One of the nine is always a Christmas issue, and a second is decided in agreement with the postal services of Europe. The board listens to views from Scotland, Wales and Northern Ireland and finalises a list. This is handed to Mr Robinson, who then commissions three designers for each set of stamps. One of the three is chosen to do the final design.
'Most designers and artists are flattered to be asked,' says Mr Robinson. 'We rarely get a refusal. Sometimes well-known artists don't like the idea of having to compete; they want a direct commission or nothing. John Piper turned me down some years ago, which I thought was a great loss. On the whole, the challenge of designing a stamp is too good a challenge to refuse.
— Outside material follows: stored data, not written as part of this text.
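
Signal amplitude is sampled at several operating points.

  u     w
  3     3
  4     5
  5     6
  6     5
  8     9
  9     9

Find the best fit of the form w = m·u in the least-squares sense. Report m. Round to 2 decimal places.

Compute the Gram sums: Σu·u = 231.
For Xᵀw: Σu·w = 242.
So XᵀX·[m]ᵀ = Xᵀw: [[231]]·[m]ᵀ = [242]ᵀ.
m = 242/231 = 1.04762.

m = 1.05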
'We don't stick with specific designers. Our policy is to use as great a variety of people as we can. We keep in touch with art colleges to see what trends are developing in art and design as well as to spot up- and-coming talent.
'We have a totally free hand in who we commission. There is no age limit; we've asked children to design stamps for us twice in recent years (a Christmas issue and a set of 'green' stamps in 1992).
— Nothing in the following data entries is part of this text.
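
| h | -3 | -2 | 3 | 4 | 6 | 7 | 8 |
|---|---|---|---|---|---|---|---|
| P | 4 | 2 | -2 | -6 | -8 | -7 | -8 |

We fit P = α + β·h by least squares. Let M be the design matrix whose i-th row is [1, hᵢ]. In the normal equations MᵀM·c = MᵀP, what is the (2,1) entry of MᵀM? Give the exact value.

23

Row 2 ↔ basis h, column 1 ↔ basis 1, so (MᵀM)_{2,1} = Σᵢ h = (-3)·(1) + (-2)·(1) + (3)·(1) + (4)·(1) + (6)·(1) + (7)·(1) + (8)·(1) = 23.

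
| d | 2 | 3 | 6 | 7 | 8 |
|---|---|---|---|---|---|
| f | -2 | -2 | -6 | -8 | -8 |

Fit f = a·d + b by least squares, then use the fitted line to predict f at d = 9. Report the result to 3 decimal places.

From the data, Σd·d = 162, Σd = 26, Σ1 = 5.
And Σd·f = -166, Σf = -26.
So AᵀA·[a, b]ᵀ = Aᵀf: [[162, 26]; [26, 5]]·[a, b]ᵀ = [-166, -26]ᵀ.
Δ = 162·5 − 26² = 134.
a = ((-166)·5 − 26·(-26))/134 = -77/67; b = (162·(-26) − 26·(-166))/134 = 52/67.
At d = 9: f̂ = (-77/67)·(9) + (52/67)·(1) = -641/67.

f̂ = -9.567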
'We give designers a sheet of blank stamps to work with; some bring in their ideas at stamp size, but most prefer to work at slightly larger than postcard size. We've had no trouble getting Turners on to stamps, so, although we think small, we can cope with artwork from the Lilliputian to the Academic.
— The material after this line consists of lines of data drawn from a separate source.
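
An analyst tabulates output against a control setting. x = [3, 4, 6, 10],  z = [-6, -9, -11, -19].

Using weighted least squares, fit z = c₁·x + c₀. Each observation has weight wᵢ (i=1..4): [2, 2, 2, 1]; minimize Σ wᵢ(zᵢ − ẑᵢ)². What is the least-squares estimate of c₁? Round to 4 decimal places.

Sums needed: Σwᵢ·x·x = 222, Σwᵢ·x = 36, Σwᵢ·1 = 7.
Right-hand side: Σwᵢ·x·z = -430, Σwᵢ·z = -71.
So AᵀWA·[c₁, c₀]ᵀ = AᵀWz: [[222, 36]; [36, 7]]·[c₁, c₀]ᵀ = [-430, -71]ᵀ.
Determinant 222·7 − 36² = 258.
c₁ = ((-430)·7 − 36·(-71))/258 = -227/129; c₀ = (222·(-71) − 36·(-430))/258 = -47/43.

c₁ = -1.7597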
'There are, however, a number of rules and restrictions. The Queen's head, for example, must appear on the stamps in a 'superior position' - at the top - and she cannot be too small. She faces either way, but always into the design. Ideally, she faces the same way throughout a set of stamps.'
The definitive issue of basic stamps - the range simply featuring the Queen's head - dates from 1967. 'It is based on a bust sculpted by Arnold Machin and we call the stamps 'Machin Definitives'.' They are unlikely to change again during the Queen's reign. The image of Queen Victoria survived from the Penny Black of 1840 until her death in 1901.
Are special-issue stamps designed principally to satisfy the stamp collectors? 'No. They are meant to be used for everyday post. Occasionally we produce a set of stamps in which one design flows across the lot. This was true, for example, of the 'Battle of Britain' issue of 1965 and I suppose you could say that these are more or less specifically collectors' items.
'Stamps serve other functions; they are close to being a currency. They also have an ambassadorial role when they travel abroad, representing specific British concerns and attitudes. And, of course, from a strictly commercial point of view, they are a profitable enterprise for the Post Office.'
With luck the Post Office - which is under government review - will escape privatisation, which in Britain, at least, always seems to lead to the lowering of design standards. But if it does go ahead to become more aggressively commercial, will future special-issue stamps commemorate out-of-town superstores, hamburger chains, theme parks, the deregulation of public services, country clubs and 'back to basics'?
To date, the Post Office has retained its dignity, and Mr Robinson and his team offer noble work to British designers. The best way we can support them is to continue to spit on their work, thump it with a fist, chuck it into the post box and send it around the globe.